There is a button labeled "Change Display Options" at the top of the heat maps, you may click it to go to the page where you can specify your own display options (See 4: Selecting output options).
Zooming in on a gene
Clicking on the heat map matrix will take you to a gene-specific page. This page plots the expression level of this gene across two cell cycles. Flagged data are marked with green crosses.
Default output options
At the top of the right frame, there are several options that control the format of the output. These include the following:
- Gene ID column allows you to specify which column in your input file contains the gene IDs. This column will be used to search the catalog for corresponding annotations.
- Filter allows you to remove all genes that do not meet a specified criterion. By default, the top 1000 most periodic genes (ranked by PBM5) are included in the output.
- Sort allows you to sort the primary Prism output on one of the columns from the data matrix.
- Secondary Sort allows you to sort the primary Prism output on another column of the data matrix to break ties resulting from the primary sorting.
- Color allows you to select the colors representing high and low expression, respectively.
- Flag value allows you to specify what value is used to indicate corrupt or valid data.
- Aliases allows you to specify whether the alternate names of a given gene are included as part of its annotation.

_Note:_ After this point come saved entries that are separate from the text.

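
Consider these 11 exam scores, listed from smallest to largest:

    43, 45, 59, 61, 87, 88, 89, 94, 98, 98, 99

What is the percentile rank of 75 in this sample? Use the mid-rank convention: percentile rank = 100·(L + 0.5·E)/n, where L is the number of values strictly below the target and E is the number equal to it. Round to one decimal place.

36.4

Count below 75: L = 4; count equal: E = 0; n = 11.
Percentile rank = 100·(4 + 0.5·0)/11 = 100·4/11 = 36.36.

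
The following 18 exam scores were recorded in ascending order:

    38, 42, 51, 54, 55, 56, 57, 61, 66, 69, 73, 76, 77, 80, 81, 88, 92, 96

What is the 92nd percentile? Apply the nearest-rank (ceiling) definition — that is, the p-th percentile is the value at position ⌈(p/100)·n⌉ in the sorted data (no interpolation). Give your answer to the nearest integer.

n = 18.
Position = ⌈92/100 · 18⌉ = ⌈16.56⌉ = 17.
The value at rank 17 is 92.

92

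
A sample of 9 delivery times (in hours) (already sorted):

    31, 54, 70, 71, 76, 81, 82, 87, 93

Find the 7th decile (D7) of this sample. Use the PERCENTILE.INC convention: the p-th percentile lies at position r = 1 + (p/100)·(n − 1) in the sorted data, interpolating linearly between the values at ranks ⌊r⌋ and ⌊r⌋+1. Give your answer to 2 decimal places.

81.60

n = 9.
r = 1 + (70/100)·(9 − 1) = 1 + 5.6 = 6.6.
Rank 6 is 81 and rank 7 is 82.
Interpolate: 81 + 0.6·(82 − 81) = 81 + 0.6·1 = 81.6.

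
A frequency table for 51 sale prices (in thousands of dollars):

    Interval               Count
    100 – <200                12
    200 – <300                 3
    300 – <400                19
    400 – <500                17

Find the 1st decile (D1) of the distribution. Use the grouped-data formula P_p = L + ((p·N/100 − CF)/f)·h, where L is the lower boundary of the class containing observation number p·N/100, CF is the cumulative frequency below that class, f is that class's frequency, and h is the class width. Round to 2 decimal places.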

- Sampling interval allows you to specify the time (in minutes) between data points, if this is time series data. This value is only used to make gene-specific plots of expression as a function of time. By default, this value is zero, and the plots are indexed by experiment number rather than time.
Once you have selected these options (or left them with their default values), press the button labeled "Go."
Visualizing a subset of the data
If you wish to visualize a specific subset of transcript profiles, you should download the tab-delimited text file of the data set, select the subset of profiles for the genes of interest, and save that subset as a tab delimited text file, with the same column headings, on your local computer. Then, go to http://noble.gs.washington.edu/prism and upload the data file. There you can use Prism to visualize the data as you wish.
This work was funded by NIH GM41073 to LLB and NIH HG003070 and NSF BDI-0243257 to WSN.